Le curieux (Berthoise)
J'ai tout entendu. Mais je n'ai rien dit, rien répété.
J'ai tout
entendu, j'ai l'oreille fine. J'ai tout entendu et j'ai même écouté.
J'ai compris. J'ai compris que je devais me taire. Ce n'était pas beau,
pas bien joli ce qui était dit là. J'ai tout entendu et puis j'ai
compris. Il m'a fallu tendre l'oreille, faire taire le brouhaha de mes
pensées, mais j'ai compris. Et ce n'était pas joli. Il aurait mieux valu
que les paroles se perdent. Un secret si vilain, il faut l'enterrer,
il faut l'oublier. Que vais-je faire de lui, maintenant que je sais ?

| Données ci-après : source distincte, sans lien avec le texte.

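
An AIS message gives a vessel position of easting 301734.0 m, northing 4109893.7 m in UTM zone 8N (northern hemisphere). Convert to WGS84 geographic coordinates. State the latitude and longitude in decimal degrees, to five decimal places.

lat 37.11440°, lon -137.23150°

Zone 8N: λ₀ = -135°, k₀ = 0.9996, false easting 500000 m.
Meridian distance M = (N − FN)/k₀ = 4111538.3 m.
Inverse transverse Mercator on WGS84 gives φ = 37.11440043°, λ = -137.23150012°.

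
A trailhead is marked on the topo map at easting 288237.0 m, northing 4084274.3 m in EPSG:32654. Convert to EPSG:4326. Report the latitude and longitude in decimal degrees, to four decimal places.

Zone 54N: λ₀ = 141°, k₀ = 0.9996, false easting 500000 m.
Meridian distance M = (N − FN)/k₀ = 4085908.7 m.
Inverse transverse Mercator on WGS84 gives φ = 36.88070009°, λ = 138.62390001°.

lat 36.8807°, lon 138.6239°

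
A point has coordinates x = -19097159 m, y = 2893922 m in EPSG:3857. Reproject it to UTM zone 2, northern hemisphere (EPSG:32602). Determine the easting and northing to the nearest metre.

Web Mercator inverse (R = 6378137 m) → φ = 25.14790188°, λ = -171.55269813°.
UTM 2N forward: E = 444293.786 m, N = 2781439.055 m.

E 444294 m, N 2781439 m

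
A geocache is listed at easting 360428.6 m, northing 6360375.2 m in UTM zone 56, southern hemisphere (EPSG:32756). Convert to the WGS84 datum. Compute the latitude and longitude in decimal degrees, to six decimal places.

Zone 56S: λ₀ = 153°, k₀ = 0.9996, false easting 500000 m, false northing 10000000 m.
Meridian distance M = (N − FN)/k₀ = -3641081.2 m.
Inverse transverse Mercator on WGS84 gives φ = -32.88589975°, λ = 151.50790026°.

lat -32.885900°, lon 151.507900°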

Me voici, chargé comme un baudet d'un bât qui me blesse. Comment
oublier. On dit que seuls les écrits restent, que les paroles
s'envolent. Mais certaines paroles sont plombées, grises, ternes et
lourdes, on est loin de l'argent. Et mon silence ... de l'or, me
dit-on, le silence vaut de l'or. Je vais être riche si mon silence vaut
de l'or, car je sais bien me taire. Mais ce terrible secret tapi dans
mes tourments, dois-je vraiment le taire ?
J'ai tout entendu, et je
n'ai rien dit. J'ai tout tu. Et je m'en veux maintenant. Je m'en veux
d'être curieux. Que faire de ce secret ? Faut-il l'oublier ou au moins
faire semblant ? Faut-il qu'à mon tour je creuse un gouffre pour l'y
enfouir ? Faut-il le hurler dans le vent face à la mer ? Faut-il le
confier au bois, aux arbres, aux feuilles qui bruissent doucement ?
Je vais courir et m'étourdir, le semer loin derrière moi. À chaque pas, je dirai un mot de ce terrible secret. Quand j'aurai fini ma course, je n'aurai plus de souffle. J'aurai oublié.